I have been asked to implement an efficient ray tracing algorithm in my app.

After some surfing on the web and some thinking I have identified two hardware-accelerated ways to do this:

  1. Parallel implementation using CUDA/OpenCL
  2. Implementation based on OpenGL SL. An example can be found here: http://www.clockworkcoders.com/oglsl/rt/index.html

Alternative #1 is truely parallel, thus I believe it would help me to make the most of the modern GPUs.
As for alternative #2, I am not sure if it will be parallelized internally by graphic driver or not. I guess it might be, as calculatiins are indepndent for each pixel…

Does anybody have an idea if shaders are executed in parallel for several pieces of input data?
I am sorry if this is a stupid question, but I need to know this in order to make a well-grounded decision.

Thanks a lot in advance for answering! :)

Pixel shaders are executed in parallel, but it’s much easier to write an efficient ray tracer in CUDA.

Try this:

Thanks a lot!
This is more or less how I explained it to myself.

Is it correct to say that number of CUDA cores for some GPU is the same as number of shader processors?
Is the amount of work done in parallel approximately the same for the both approaches (GLSL and CUDA/OpenCL)?

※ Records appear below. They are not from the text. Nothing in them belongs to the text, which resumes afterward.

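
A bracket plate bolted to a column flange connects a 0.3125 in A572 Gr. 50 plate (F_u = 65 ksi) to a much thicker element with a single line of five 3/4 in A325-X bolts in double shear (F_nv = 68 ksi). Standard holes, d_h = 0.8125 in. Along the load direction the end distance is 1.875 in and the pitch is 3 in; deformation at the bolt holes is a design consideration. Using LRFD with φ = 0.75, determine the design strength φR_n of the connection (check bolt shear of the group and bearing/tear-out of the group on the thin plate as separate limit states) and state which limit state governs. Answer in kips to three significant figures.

Bolt shear: A_b = π·0.75²/4 = 0.4418 in²; R_n = 68 × 0.4418 × 5 × 2 = 300.4 kips → 0.75 × 300.4 = 225 kips.
Bearing (1.2 l_c t F_u ≤ 2.4 d t F_u): upper limit = 2.4·0.75·0.3125·65 = 36.56 kips.
  Edge l_c = 1.875 − 0.8125/2 = 1.469 → r_n = 35.8 kips; interior l_c = 3 − 0.8125 = 2.188 → r_n = 36.56 kips.
  R_n,bearing = 1·35.8 + 4·36.56 = 182.1 kips → 0.75 × 182.1 = 137 kips.
Bearing governs: 137 kips.

137 kips (bearing governs)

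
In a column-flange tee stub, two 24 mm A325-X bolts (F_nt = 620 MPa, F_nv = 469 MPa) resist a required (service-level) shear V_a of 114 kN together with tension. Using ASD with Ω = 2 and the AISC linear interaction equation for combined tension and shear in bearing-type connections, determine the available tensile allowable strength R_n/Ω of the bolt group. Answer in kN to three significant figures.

214 kN

A_b = π·24²/4 = 452.4 mm²; f_rv = 114 × 1000 / (2 × 452.4) = 126 MPa.
F'_nt = 1.3 F_nt − (Ω F_nt / F_nv) f_rv = 1.3·620 − (2·620/469)·126 = 472.9 MPa, capped at F_nt → F'_nt = 472.9 MPa.
R_n = F'_nt · A_b · n = 472.9 × 452.4 × 2 / 1000 = 427.8 kN.
Allowable strength R_n/Ω = 427.8 / 2 = 214 kN.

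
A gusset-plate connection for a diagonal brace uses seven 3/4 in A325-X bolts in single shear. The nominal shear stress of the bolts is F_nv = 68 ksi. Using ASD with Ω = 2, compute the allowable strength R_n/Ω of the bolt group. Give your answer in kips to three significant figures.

105 kips

A_b = π × 0.75² / 4 = 0.4418 in².
R_n = F_nv · A_b · n · n_s = 68 × 0.4418 × 7 × 1 = 210.3 kips.
Allowable strength R_n/Ω = 210.3 / 2 = 105 kips.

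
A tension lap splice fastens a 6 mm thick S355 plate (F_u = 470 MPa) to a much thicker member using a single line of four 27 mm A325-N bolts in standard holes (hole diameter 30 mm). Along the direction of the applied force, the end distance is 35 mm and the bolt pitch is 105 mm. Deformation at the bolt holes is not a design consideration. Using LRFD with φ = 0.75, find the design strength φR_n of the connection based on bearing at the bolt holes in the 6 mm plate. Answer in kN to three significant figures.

577 kN

Per bolt r_n = 1.5 l_c t F_u ≤ 3.0 d t F_u; upper limit = 3.0 × 27 × 6 × 470 / 1000 = 228.4 kN.
Edge bolt: l_c = 35 − 30/2 = 20 mm → 1.5 × 20 × 6 × 470 / 1000 = 84.6 → r_n = 84.6 kN.
Interior bolts: l_c = 105 − 30 = 75 mm → 1.5 × 75 × 6 × 470 / 1000 = 317.2 → r_n = 228.4 kN.
R_n = 1 × 84.6 + 3 × 228.4 = 769.9 kN.
Design strength φR_n = 0.75 × 769.9 = 577 kN.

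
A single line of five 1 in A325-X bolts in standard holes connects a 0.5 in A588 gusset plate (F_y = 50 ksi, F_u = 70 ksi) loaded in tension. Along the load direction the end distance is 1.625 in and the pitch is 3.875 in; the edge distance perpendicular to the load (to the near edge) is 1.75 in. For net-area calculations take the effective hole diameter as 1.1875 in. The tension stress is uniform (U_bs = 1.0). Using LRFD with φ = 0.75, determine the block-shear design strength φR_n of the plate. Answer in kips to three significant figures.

216 kips

Shear plane L_v = 1.625 + 4·3.875 = 17.12 in; A_gv = 17.12 × 0.5 = 8.562 in².
A_nv = (17.12 − 4.5·1.1875) × 0.5 = 5.891 in².
A_nt = (1.75 − 0.5·1.1875) × 0.5 = 0.5781 in².
0.6 F_u A_nv = 247.4 kips; 0.6 F_y A_gv = 256.9 kips → shear rupture governs the shear term.
R_n = 247.4 + 1.0 × 70 × 0.5781 = 287.9 kips.
Design strength φR_n = 0.75 × 287.9 = 216 kips.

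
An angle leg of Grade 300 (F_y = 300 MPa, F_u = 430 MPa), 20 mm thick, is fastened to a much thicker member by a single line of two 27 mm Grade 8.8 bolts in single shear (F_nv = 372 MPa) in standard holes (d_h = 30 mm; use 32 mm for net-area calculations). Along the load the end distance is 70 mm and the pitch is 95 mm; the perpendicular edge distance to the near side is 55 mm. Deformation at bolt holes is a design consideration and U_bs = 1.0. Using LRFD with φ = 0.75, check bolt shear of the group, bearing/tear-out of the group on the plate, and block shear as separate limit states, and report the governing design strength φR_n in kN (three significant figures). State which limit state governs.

319 kN (bolt shear governs)

Bolt shear: A_b = π·27²/4 = 572.6 mm²; R_n = 372 × 572.6 × 2 × 1 / 1000 = 426 kN → 0.75 × 426 = 319 kN.
Bearing: edge l_c = 55, r_n = 557.3 kN; interior l_c = 65, r_n = 557.3 kN; R_n = 557.3 + 1·557.3 = 1115 kN → 836 kN.
Block shear: A_gv = 3300, A_nv = 2340, A_nt = 780 mm²; R_n = min(0.6F_uA_nv, 0.6F_yA_gv) + U_bs·F_u·A_nt = 929.4 kN → 697 kN.
Bolt shear governs: 319 kN.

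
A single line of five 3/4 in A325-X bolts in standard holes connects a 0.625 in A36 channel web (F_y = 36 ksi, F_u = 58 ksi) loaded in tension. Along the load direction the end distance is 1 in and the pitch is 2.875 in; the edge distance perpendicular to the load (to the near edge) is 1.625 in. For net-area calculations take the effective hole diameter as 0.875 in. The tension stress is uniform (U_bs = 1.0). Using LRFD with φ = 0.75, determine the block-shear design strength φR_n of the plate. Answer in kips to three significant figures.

159 kips

Shear plane L_v = 1 + 4·2.875 = 12.5 in; A_gv = 12.5 × 0.625 = 7.812 in².
A_nv = (12.5 − 4.5·0.875) × 0.625 = 5.352 in².
A_nt = (1.625 − 0.5·0.875) × 0.625 = 0.7422 in².
0.6 F_u A_nv = 186.2 kips; 0.6 F_y A_gv = 168.7 kips → shear yielding governs the shear term.
R_n = 168.7 + 1.0 × 58 × 0.7422 = 211.8 kips.
Design strength φR_n = 0.75 × 211.8 = 159 kips.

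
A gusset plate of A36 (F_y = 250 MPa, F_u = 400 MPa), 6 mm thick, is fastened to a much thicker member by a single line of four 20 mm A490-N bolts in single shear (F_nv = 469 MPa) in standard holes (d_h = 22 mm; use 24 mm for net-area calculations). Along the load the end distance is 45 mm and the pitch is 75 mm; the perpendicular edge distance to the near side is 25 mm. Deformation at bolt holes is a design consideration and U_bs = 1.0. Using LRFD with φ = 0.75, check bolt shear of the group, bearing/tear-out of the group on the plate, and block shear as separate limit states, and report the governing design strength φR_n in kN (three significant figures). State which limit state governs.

206 kN (block shear governs)

Bolt shear: A_b = π·20²/4 = 314.2 mm²; R_n = 469 × 314.2 × 4 × 1 / 1000 = 589.4 kN → 0.75 × 589.4 = 442 kN.
Bearing: edge l_c = 34, r_n = 97.92 kN; interior l_c = 53, r_n = 115.2 kN; R_n = 97.92 + 3·115.2 = 443.5 kN → 333 kN.
Block shear: A_gv = 1620, A_nv = 1116, A_nt = 78 mm²; R_n = min(0.6F_uA_nv, 0.6F_yA_gv) + U_bs·F_u·A_nt = 274.2 kN → 206 kN.
Block shear governs: 206 kN.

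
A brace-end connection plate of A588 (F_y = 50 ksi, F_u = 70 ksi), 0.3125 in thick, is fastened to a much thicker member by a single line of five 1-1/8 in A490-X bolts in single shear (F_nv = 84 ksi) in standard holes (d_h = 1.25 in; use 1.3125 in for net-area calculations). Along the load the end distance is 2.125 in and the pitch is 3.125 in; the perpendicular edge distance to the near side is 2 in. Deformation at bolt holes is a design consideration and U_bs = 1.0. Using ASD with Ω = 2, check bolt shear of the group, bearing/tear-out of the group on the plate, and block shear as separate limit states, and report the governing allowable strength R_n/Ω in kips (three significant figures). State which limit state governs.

71.9 kips (block shear governs)

Bolt shear: A_b = π·1.125²/4 = 0.994 in²; R_n = 84 × 0.994 × 5 × 1 = 417.5 kips → 417.5 / 2 = 209 kips.
Bearing: edge l_c = 1.5, r_n = 39.38 kips; interior l_c = 1.875, r_n = 49.22 kips; R_n = 39.38 + 4·49.22 = 236.2 kips → 118 kips.
Block shear: A_gv = 4.57, A_nv = 2.725, A_nt = 0.4199 in²; R_n = min(0.6F_uA_nv, 0.6F_yA_gv) + U_bs·F_u·A_nt = 143.8 kips → 71.9 kips.
Block shear governs: 71.9 kips.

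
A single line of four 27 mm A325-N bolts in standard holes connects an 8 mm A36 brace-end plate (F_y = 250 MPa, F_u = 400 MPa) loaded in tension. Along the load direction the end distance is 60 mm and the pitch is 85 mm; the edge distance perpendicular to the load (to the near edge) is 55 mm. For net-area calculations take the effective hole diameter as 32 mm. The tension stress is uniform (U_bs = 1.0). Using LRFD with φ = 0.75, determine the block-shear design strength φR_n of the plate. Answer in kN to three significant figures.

377 kN

Shear plane L_v = 60 + 3·85 = 315 mm; A_gv = 315 × 8 = 2520 mm².
A_nv = (315 − 3.5·32) × 8 = 1624 mm².
A_nt = (55 − 0.5·32) × 8 = 312 mm².
0.6 F_u A_nv = 389.8 kN; 0.6 F_y A_gv = 378 kN → shear yielding governs the shear term.
R_n = 378 + 1.0 × 400 × 312 / 1000 = 502.8 kN.
Design strength φR_n = 0.75 × 502.8 = 377 kN.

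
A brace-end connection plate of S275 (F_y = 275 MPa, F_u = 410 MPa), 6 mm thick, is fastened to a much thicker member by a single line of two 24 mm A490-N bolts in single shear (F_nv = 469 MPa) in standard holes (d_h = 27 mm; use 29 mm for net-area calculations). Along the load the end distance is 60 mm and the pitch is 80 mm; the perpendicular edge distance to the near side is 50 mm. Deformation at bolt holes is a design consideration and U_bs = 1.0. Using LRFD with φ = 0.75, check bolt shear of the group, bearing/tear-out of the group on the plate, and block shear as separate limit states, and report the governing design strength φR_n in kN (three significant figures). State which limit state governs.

169 kN (block shear governs)

Bolt shear: A_b = π·24²/4 = 452.4 mm²; R_n = 469 × 452.4 × 2 × 1 / 1000 = 424.3 kN → 0.75 × 424.3 = 318 kN.
Bearing: edge l_c = 46.5, r_n = 137.3 kN; interior l_c = 53, r_n = 141.7 kN; R_n = 137.3 + 1·141.7 = 279 kN → 209 kN.
Block shear: A_gv = 840, A_nv = 579, A_nt = 213 mm²; R_n = min(0.6F_uA_nv, 0.6F_yA_gv) + U_bs·F_u·A_nt = 225.9 kN → 169 kN.
Block shear governs: 169 kN.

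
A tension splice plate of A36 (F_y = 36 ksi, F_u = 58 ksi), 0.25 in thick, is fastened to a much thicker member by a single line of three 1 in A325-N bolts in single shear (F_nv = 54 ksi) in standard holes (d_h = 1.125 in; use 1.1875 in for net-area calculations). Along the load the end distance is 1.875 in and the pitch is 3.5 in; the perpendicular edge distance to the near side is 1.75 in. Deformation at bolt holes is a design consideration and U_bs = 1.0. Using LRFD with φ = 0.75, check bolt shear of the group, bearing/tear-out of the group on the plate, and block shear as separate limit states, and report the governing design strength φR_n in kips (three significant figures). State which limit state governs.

48.5 kips (block shear governs)

Bolt shear: A_b = π·1²/4 = 0.7854 in²; R_n = 54 × 0.7854 × 3 × 1 = 127.2 kips → 0.75 × 127.2 = 95.4 kips.
Bearing: edge l_c = 1.312, r_n = 22.84 kips; interior l_c = 2.375, r_n = 34.8 kips; R_n = 22.84 + 2·34.8 = 92.44 kips → 69.3 kips.
Block shear: A_gv = 2.219, A_nv = 1.477, A_nt = 0.2891 in²; R_n = min(0.6F_uA_nv, 0.6F_yA_gv) + U_bs·F_u·A_nt = 64.69 kips → 48.5 kips.
Block shear governs: 48.5 kips.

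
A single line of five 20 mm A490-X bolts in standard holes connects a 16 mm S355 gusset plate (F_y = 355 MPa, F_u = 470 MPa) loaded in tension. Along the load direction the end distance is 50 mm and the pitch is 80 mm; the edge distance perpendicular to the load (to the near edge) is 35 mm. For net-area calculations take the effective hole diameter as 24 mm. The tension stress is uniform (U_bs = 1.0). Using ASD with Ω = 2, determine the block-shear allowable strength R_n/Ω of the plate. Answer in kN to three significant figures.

Shear plane L_v = 50 + 4·80 = 370 mm; A_gv = 370 × 16 = 5920 mm².
A_nv = (370 − 4.5·24) × 16 = 4192 mm².
A_nt = (35 − 0.5·24) × 16 = 368 mm².
0.6 F_u A_nv = 1182 kN; 0.6 F_y A_gv = 1261 kN → shear rupture governs the shear term.
R_n = 1182 + 1.0 × 470 × 368 / 1000 = 1355 kN.
Allowable strength R_n/Ω = 1355 / 2 = 678 kN.

678 kN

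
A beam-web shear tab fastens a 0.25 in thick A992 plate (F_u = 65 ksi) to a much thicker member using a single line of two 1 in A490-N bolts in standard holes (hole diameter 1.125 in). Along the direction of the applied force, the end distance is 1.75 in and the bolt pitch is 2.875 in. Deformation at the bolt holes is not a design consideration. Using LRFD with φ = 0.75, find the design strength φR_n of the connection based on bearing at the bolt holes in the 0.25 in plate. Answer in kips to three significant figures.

53.7 kips

Per bolt r_n = 1.5 l_c t F_u ≤ 3.0 d t F_u; upper limit = 3.0 × 1 × 0.25 × 65 = 48.75 kips.
Edge bolt: l_c = 1.75 − 1.125/2 = 1.188 in → 1.5 × 1.188 × 0.25 × 65 = 28.95 → r_n = 28.95 kips.
Interior bolts: l_c = 2.875 − 1.125 = 1.75 in → 1.5 × 1.75 × 0.25 × 65 = 42.66 → r_n = 42.66 kips.
R_n = 1 × 28.95 + 1 × 42.66 = 71.6 kips.
Design strength φR_n = 0.75 × 71.6 = 53.7 kips.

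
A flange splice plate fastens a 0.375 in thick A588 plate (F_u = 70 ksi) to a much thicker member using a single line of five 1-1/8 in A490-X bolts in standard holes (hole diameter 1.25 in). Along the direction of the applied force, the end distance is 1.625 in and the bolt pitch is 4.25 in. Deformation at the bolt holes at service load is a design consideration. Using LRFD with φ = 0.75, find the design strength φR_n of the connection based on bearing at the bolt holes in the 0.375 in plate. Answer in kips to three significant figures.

Per bolt r_n = 1.2 l_c t F_u ≤ 2.4 d t F_u; upper limit = 2.4 × 1.125 × 0.375 × 70 = 70.88 kips.
Edge bolt: l_c = 1.625 − 1.25/2 = 1 in → 1.2 × 1 × 0.375 × 70 = 31.5 → r_n = 31.5 kips.
Interior bolts: l_c = 4.25 − 1.25 = 3 in → 1.2 × 3 × 0.375 × 70 = 94.5 → r_n = 70.88 kips.
R_n = 1 × 31.5 + 4 × 70.88 = 315 kips.
Design strength φR_n = 0.75 × 315 = 236 kips.

236 kips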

Both shaders and CUDA use almost entirely the same hardware on the chip. Shader languages provide an abstraction that makes your code portable to any 3D device, but by replacing the abstraction with one that brings you closer to the hardware, you can sometimes write more efficient code. This is especially true if you need a feature that CUDA directly exposes to the developer, like shared memory.

No, the memory traffic can be much bigger. I compared my blob analysis (connected component is main subroutine) code against several others and 1 was written in GLSL by some LSU masters student and I believe the performance was > 100x slower.

It seemed the main problem was that he needed to make multiple passes over the input and write the output back to memory and read it back again in the next stage, instead of doing as much as possible in 1 function before writing back out. He had to run a shader just to generate the x & y coordinates for each pixel, while CUDA easily provides that in threadIdx & blockIdx.

This simply means that he doesn’t know shader language at all. For example in GLSL fragment shader is integrated variable gl_TexCoord[0].xy which gives pixel coordinates.

Here’s the link GPU connected component labeling

Like you said, the author isn’t an expert with GLSL since the speed on a 9800GTX only barely matches that of OpenCV on a dual core. But there are other inefficiencies. GLSL doesn’t let you use shared RAM or synchronize threads, which probably means more global memory traffic.